The ceremony usually follows a specific format and plays both a social and spiritual role that emphasizes the importance of the Ethiopian coffee culture.  It is said that as a result of coffee’s spiritual properties, the spirit is also transformed during the three rounds of the coffee ceremony.

The ceremony begins with the hostess preparing the room by spreading fresh aromatic grasses and flowers across the floor and burning incense to ward off evil spirits.  The incense is burned throughout the ceremony. 

Next she fills a jebena - a black clay coffeepot - with water and places it over hot coals.  She then takes a handful of green (unroasted) coffee beans and carefully cleans them in a heated, long-handled, wok-like pan by holding the pan over a small fire, and stirring and shaking the husks and debris out of the beans until they are clean.

Once the beans are clean, she slowly roasts them in the same pan. Her goal is to keep the roast as even as possible.  She does this by shaking the beans (much like one would shake an old-fashioned popcorn popper) or stirring them constantly.  Roast level is chosen by the hostess.  Some choose a medium roast just after first crack, others choose a dark roast where the beans become black and oily.  The aroma from roasting is powerful and considered to be an important aspect of the ceremony.

Using a mukecha (pronounced moo-key-cha) a small, heavy wooden bowl - similar to a mortar, and a zenezena, a wooden or metal cylinder with a blunt end - similar to a pestle, the hostess will crush/grind the beans to a coarse grind.

With the water in the jebena now ready for the coffee, the woman will add the ground coffee.  The mixture is brought to a boil and removed from heat.

The hostess prepares a tray of handle-less cups that are very close together and pours the coffee in a single stream from about a foot above the cups, ideally filling each cup equally without breaking the stream of coffee.  This technique prevents the coarse grounds from ending up in the coffee cups.

Sometimes, the youngest child may serve the oldest guest the first cup of coffee. Afterward, the performer serves everyone else.  Guests may add sugar if they’d like, but milk is not typically offered.
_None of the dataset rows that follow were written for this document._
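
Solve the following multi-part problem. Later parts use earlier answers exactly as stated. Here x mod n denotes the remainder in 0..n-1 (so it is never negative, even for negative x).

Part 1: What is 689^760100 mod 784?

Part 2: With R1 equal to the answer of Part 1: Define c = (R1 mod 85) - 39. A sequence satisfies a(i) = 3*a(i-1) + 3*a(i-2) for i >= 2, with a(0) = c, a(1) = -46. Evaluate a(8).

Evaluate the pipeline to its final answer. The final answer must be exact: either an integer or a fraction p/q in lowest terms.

Part 1: squarings mod 784: 689^1=689, 689^2=401, 689^4=81, 689^8=289, 689^16=417, 689^32=625, 689^64=193, 689^128=401, 689^256=81, 689^512=289, 689^1024=417, 689^2048=625, 689^4096=193, 689^8192=401, 689^16384=81, 689^32768=289, 689^65536=417, 689^131072=625, 689^262144=193, 689^524288=401; 689^760100 = 689^4 * 689^32 * 689^256 * 689^2048 * 689^4096 * 689^32768 * 689^65536 * 689^131072 * 689^524288 = 737 (mod 784); answer 737
Part 2: R1 = 737; c = 18; a(2) = 3*(-46) + 3*(18) = -84; iterating: a(2)=-84, a(3)=-390, a(4)=-1422, a(5)=-5436, a(6)=-20574, a(7)=-78030, a(8)=-295812; answer -295812

-295812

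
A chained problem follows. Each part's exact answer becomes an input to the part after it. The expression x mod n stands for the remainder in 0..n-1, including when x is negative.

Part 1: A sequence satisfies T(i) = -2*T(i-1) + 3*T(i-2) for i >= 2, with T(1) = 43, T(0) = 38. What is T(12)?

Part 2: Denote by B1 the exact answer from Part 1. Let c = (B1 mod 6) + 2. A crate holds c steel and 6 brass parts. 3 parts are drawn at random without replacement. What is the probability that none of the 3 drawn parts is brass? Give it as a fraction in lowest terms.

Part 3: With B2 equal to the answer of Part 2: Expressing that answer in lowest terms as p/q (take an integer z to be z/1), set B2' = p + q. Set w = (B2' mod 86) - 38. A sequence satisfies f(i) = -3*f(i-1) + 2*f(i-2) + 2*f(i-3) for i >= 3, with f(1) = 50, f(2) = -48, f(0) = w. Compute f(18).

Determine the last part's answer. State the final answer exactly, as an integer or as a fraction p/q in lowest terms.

Part 1: T(2) = -2*(43) + 3*(38) = 28; iterating: T(2)=28, T(3)=73, T(4)=-62, T(5)=343, T(6)=-872, T(7)=2773, T(8)=-8162, T(9)=24643, T(10)=-73772, T(11)=221473, T(12)=-664262; answer -664262
Part 2: B1 = -664262; c = 6; total draws C(12,3) = 220; favorable C(6,3) = 20; P = 1/11; answer 1/11
Part 3: B2 = 1/11; threaded value p + q = 12; w = -26; f(3) = -3*(-48) + 2*(50) + 2*(-26) = 192; iterating: f(3)=192, f(4)=-572, f(5)=2004, f(6)=-6772, f(7)=23180, f(8)=-79076, f(9)=270044, f(10)=-921924, f(11)=3147708, f(12)=-10746884, f(13)=36692220, f(14)=-125275012, f(15)=427715708, f(16)=-1460312708, f(17)=4985819516, f(18)=-17022652548; answer -17022652548

-17022652548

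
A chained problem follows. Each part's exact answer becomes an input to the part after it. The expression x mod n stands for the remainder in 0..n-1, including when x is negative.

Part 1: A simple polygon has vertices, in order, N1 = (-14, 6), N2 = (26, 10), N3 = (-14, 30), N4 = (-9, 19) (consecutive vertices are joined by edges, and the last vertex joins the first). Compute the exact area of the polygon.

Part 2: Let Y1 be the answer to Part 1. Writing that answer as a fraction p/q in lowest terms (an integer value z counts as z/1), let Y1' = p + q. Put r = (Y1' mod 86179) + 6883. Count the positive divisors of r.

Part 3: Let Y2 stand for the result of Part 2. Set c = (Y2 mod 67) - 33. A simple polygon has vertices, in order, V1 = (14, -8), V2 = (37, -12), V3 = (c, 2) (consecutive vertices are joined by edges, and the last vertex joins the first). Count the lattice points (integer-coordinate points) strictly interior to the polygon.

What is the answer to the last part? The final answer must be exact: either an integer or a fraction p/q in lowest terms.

52

Part 1: cross terms: (-14*10 - 26*6)=-296, (26*30 - -14*10)=920, (-14*19 - -9*30)=4, (-9*6 - -14*19)=212; twice the area = |840| = 840; area = 420; answer 420
Part 2: Y1 = 420; threaded value p + q = 421; r = 7304; 7304 = 2^3 * 11 * 83; number of divisors = (3+1) * (1+1) * (1+1) = 16; answer 16
Part 3: Y2 = 16; c = -17; cross terms: (14*-12 - 37*-8)=128, (37*2 - -17*-12)=-130, (-17*-8 - 14*2)=108; twice the area = |106| = 106; area = 53; boundary points = 1 + 2 + 1 = 4; strictly interior points = area - boundary/2 + 1 = 52; answer 52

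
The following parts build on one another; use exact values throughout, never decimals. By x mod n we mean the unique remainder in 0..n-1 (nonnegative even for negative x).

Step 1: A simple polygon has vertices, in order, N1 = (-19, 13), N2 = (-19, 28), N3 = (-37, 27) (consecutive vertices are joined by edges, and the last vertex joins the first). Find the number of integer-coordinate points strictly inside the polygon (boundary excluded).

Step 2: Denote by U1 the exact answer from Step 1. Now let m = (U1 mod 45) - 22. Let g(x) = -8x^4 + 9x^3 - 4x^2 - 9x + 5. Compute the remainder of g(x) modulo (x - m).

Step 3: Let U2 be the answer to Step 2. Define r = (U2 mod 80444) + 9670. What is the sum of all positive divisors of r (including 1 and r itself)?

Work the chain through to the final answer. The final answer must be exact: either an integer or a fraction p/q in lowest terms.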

After adding sugar, guests drink the coffee and praise the hostess for her coffee-making skills and the coffee flavor.  This is known as “bunna tetu.

There are typically two additional servings, each getting progressively weaker.  The first serving as known as ABOL, the second is TONA, and third is BARAKA.  Each serving is said to transform the spirit, and the last serving is considered to be a blessing to those who drink it.

Some versions of the ceremony add spices such as cardamom, cinnamon, and cloves to the coffee beans as they are being roasted.  Some versions filter the roasted coffee grounds.  Some serve salt instead of sugar, and in some regions butter or honey may be added to the brew.  Sometimes, snacks of roasted barley, peanuts, popcorn or coffee cherries may accompany the coffee.